My mom was a JW and she had a friend in the congregation that had had cancer 5 years before. This woman's cancer had effected her ovaries and had spread to several of her organs including her stomach and liver. She told my mom that when she had been diagnosed, the doctors here in the US told her that she was stage 4 and could go the chemo route, but that she would die and on average she had less than six months to live. This lady told my mom that when the doctors here had told her she was going to die, she went to the hospital Santa Monica in Mexico. It's considered an alternative hospital, mostly dealing in treatment of cancer. There were certain treatments that were customized to the type of cancer that the person had and the successfull remission rate is much higher than the remission rate in the US with conventional treatments.
This lady that told my mom about this hospital in Mexico went into remission while being treated there and when she came back to the US, her cancer was all but gone. Today, five years later, she has no signs of cancer in her body at all. My mom decided to take her chances and go there, she was very weak at the time because she had opted for one treatment of chemo here before she knew about this other option. For two weeks she progressively got better as evidenced by her blood work that they would check every day. But unbeknownst to her, the chemo and the pain pills that she had been perscribed by her doctors here in the US for her cancer had caused ulcers in her stomach and two weeks after she'd been at this hospital in Mexico her ulcers ruptured in her stomach and she started to bleed internally. It was found out too late what had happened and the doctors wanted to give her blood, but she said, "no blood" as she passed in and out of conciousness.

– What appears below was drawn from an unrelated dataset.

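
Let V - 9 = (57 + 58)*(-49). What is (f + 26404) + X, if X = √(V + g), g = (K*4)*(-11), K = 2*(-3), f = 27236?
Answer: 53640 + I*√5362 ≈ 53640.0 + 73.226*I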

It was too late anyway and she died.
But I sometimes wonder, if she'd known about the option of the hospital in Mexico when she was first diagnosed with cancer, before the chemo, and before the pain meds, would she have stood a much better chance. I personally think, yes.
I'm going to make a brief comment and leave.
My father dedicated his life to helping end this disease. He's well off, but could have made a lot more money than he did. He pioneered a treatment for childhood leukemia when nobody else thought it could be done. He split the 1990 Nobel Prize in Medicine with the guy who did the first kidney transplant. When we got home from Sweden he gave away the money. $900,000.